Crude oil rose a second day in New York after a report showed Hurricane Katrina caused a larger-than- expected decline in U.S. inventories.
Stockpiles fell 6.6 million barrels last week, the Energy department said yesterday, three-times the drop forecast in a Bloomberg survey of analysts. More than half of U.S. Gulf oil output remains shut after last month's storm damaged platforms in an area accounting for 30 percent of U.S. production.
“There's just been too much disruption to too many parts of the whole supply chain,” David Thurtell, commodity strategist at Commonwealth Bank of Australia Ltd. in Sydney said in an interview. “There's a worry that it's going to take longer to get things back.”
Crude oil for October delivery rose as much as 32 cents, or 0.5 percent, to $65.41 a barrel in after-hours electronic trading on the New York Mercantile Exchange. It was at $65.31 at 11:07 a.m. in Singapore. Oil is 50 percent higher than a year ago.

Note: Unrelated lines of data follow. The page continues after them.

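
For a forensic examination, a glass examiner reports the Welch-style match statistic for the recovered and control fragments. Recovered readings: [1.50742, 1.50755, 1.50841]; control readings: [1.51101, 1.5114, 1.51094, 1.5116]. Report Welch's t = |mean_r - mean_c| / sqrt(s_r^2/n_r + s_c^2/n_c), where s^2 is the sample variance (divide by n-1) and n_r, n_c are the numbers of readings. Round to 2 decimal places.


Welch's t-criterion for glass RI comparison:
Recovered mean = sum / n_r = 4.52338 / 3 = 1.5077933
Control mean = sum / n_c = 6.04495 / 4 = 1.5112375
Recovered sample variance s_r^2 = 2.89433e-07
Control sample variance s_c^2 = 9.93583e-08
Welch SE (unpooled) = sqrt(s_r^2/n_r + s_c^2/n_c) = sqrt(9.64778e-08 + 2.48396e-08) = sqrt(1.21317e-07) = 0.000348306
|mean_r - mean_c| = 0.00344417
t = 0.00344417 / 0.000348306 = 9.89

9.89


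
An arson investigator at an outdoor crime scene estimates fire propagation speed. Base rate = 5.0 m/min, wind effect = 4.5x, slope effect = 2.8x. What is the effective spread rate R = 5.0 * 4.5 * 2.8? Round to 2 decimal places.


Fire spread rate calculation:
R = R0 * wind_factor * slope_factor
= 5.0 * 4.5 * 2.8
= 22.5 * 2.8
= 63.00 m/min

63.00


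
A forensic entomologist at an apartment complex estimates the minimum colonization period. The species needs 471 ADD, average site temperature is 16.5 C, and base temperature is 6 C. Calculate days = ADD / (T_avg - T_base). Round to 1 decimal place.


Insect development time:
Effective temperature = avg_temp - T_base = 16.5 - 6 = 10.5 C
Days = ADD / effective_temp = 471 / 10.5 = 44.9 days

44.9


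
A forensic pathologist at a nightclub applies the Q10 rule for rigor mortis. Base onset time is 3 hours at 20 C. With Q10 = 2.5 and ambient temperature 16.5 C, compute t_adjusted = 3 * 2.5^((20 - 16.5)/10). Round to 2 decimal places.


Rigor mortis time adjustment:
Exponent = (T_ref - T_actual) / 10 = (20 - 16.5) / 10 = 0.35
Q10 factor = 2.5^0.35 = 1.37809
t_adjusted = 3 * 1.37809 = 4.13 hours

4.13


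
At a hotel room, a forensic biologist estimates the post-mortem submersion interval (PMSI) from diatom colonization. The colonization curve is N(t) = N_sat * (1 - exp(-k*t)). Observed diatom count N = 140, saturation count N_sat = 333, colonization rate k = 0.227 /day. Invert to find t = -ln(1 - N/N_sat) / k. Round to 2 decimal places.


PMSI from diatom colonization curve:
N / N_sat = 140 / 333 = 0.42042
1 - N/N_sat = 0.57958
ln(1 - N/N_sat) = -0.545452
t = -ln(1 - N/N_sat) / k = -(-0.545452) / 0.227 = 2.40 days

2.40


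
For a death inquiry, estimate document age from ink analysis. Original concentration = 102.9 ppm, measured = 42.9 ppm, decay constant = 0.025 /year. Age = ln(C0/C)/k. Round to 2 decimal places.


Document age estimation:
C0/C = 102.9 / 42.9 = 2.398601
ln(C0/C) = 0.874886
t = 0.874886 / 0.025 = 35.00 years

35.00


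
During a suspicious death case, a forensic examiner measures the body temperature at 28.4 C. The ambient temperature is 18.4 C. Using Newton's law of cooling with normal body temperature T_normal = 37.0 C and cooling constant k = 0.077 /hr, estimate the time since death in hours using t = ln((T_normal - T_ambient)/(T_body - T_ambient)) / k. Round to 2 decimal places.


Using Newton's law of cooling:
t = ln((T_normal - T_ambient) / (T_body - T_ambient)) / k
T_normal - T_ambient = 18.6
T_body - T_ambient = 10.0
Ratio = 1.86
ln(ratio) = 0.620576
t = 0.620576 / 0.077 = 8.06 hours

8.06


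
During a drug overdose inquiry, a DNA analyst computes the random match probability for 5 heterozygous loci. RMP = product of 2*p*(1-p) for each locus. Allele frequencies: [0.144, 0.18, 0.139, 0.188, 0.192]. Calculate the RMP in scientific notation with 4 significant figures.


Computing RMP for 5 loci:
Locus 1: 2 * 0.144 * 0.856 = 0.246528
Locus 2: 2 * 0.18 * 0.82 = 0.2952
Locus 3: 2 * 0.139 * 0.861 = 0.239358
Locus 4: 2 * 0.188 * 0.812 = 0.305312
Locus 5: 2 * 0.192 * 0.808 = 0.310272
RMP = 1.650e-03

1.650e-03


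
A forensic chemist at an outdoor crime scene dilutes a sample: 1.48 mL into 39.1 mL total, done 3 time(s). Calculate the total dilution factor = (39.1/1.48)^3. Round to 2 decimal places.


Dilution factor calculation:
Single dilution = V_total / V_sample = 39.1 / 1.48 ≈ 26.418919
Number of dilutions = 3
Total DF = (39.1 / 1.48)^3 (full precision, rounded at the end) = 18439.33

18439.33


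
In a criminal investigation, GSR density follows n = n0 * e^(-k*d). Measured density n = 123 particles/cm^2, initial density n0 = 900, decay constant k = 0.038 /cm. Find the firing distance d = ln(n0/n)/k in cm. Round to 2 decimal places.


GSR distance calculation:
n0/n = 900 / 123 = 7.317073
ln(n0/n) = 1.99021
d = 1.99021 / 0.038 = 52.37 cm

52.37


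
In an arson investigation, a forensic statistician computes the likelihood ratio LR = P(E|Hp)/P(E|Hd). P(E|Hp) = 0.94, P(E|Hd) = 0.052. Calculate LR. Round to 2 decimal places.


Likelihood ratio calculation:
LR = P(E|Hp) / P(E|Hd)
LR = 0.94 / 0.052
LR = 18.08

18.08


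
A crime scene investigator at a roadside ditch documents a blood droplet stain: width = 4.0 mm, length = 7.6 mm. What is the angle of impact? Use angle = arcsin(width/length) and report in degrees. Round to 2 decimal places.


Blood spatter impact angle calculation:
width / length = 4.0 / 7.6 = 0.526316
angle = arcsin(0.526316)
angle = 31.76 degrees

31.76


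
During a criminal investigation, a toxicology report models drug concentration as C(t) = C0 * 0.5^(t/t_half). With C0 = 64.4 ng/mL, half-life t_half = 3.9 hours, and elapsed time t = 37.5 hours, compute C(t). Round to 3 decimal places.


Drug concentration decay:
Number of half-lives = t / t_half = 37.5 / 3.9 = 9.615385
Decay factor = 0.5^9.615385 = 0.00127491
C(t) = 64.4 * 0.00127491 = 0.082 ng/mL

0.082


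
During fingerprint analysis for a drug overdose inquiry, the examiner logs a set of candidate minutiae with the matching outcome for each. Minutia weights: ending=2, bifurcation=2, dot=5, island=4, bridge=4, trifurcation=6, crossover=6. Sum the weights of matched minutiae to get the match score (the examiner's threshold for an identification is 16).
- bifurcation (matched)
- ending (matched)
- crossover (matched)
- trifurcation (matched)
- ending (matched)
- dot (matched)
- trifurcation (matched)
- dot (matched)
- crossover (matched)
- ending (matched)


Weighted minutiae match score:
  bifurcation: matched, +2 (running total 2)
  ending: matched, +2 (running total 4)
  crossover: matched, +6 (running total 10)
  trifurcation: matched, +6 (running total 16)
  ending: matched, +2 (running total 18)
  dot: matched, +5 (running total 23)
  trifurcation: matched, +6 (running total 29)
  dot: matched, +5 (running total 34)
  crossover: matched, +6 (running total 40)
  ending: matched, +2 (running total 42)
Total score = 42
Threshold = 16; verdict = identification

42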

Yesterday, the contract rose $1.98, or 3.1 percent, to $65.09, the highest closing price since Sept. 6. Gains accelerated in the last 45 minutes of trading after a U.S. Minerals Management Service report showed Gulf producers have restored less than 54,000 barrels of daily output this week.
Output in the Gulf was 56 percent below normal yesterday, barely changed from the day before, a government report showed. Katrina has halted a total of 20.5 million barrels of oil output since the hurricane entered the Gulf on Aug. 26.
Oil futures have declined 8 percent since touching a record $70.85 a barrel on Aug. 30, reports Bloomberg.
But dealers said the data also revealed a decline in U.S. gasoline demand that might portend a scaling back by U.S. drivers at the pump after the Aug. 29 hurricane pushed U.S. retail gasoline to $3 a gallon.
"Gasoline consumption fell. That suggests one of two things. First is the economy in worse shape than we thought or the high oil prices are starting to be affected by demand destruction," said Bill O'Grady, director of futures research at A.G. Edwards in St. Louis.
Evidence of waning global fuel demand growth has helped drag crude down from its $70.85 record a fortnight ago.
"The demand side of the oil equation is weakening, with the U.S. standing as the last bastion of growth," said a report by Credit Suisse First Boston.
Traders are calculating the impact of the likely closure for months of at least three U.S. Gulf refineries after Katrina against the emergency release of oil by the International Energy Agency.
The U.S. Environmental Protection Agency continued its relaxation of some clean air requirements, hoping to lessen the chance of fuel shortages after Hurricane Katrina. The EPA on Wednesday said gasoline that evaporates faster than normal can be sold in California through Oct. 31, in eastern Texas through Oct. 1 and in Phoenix, Arizona through Sept. 30.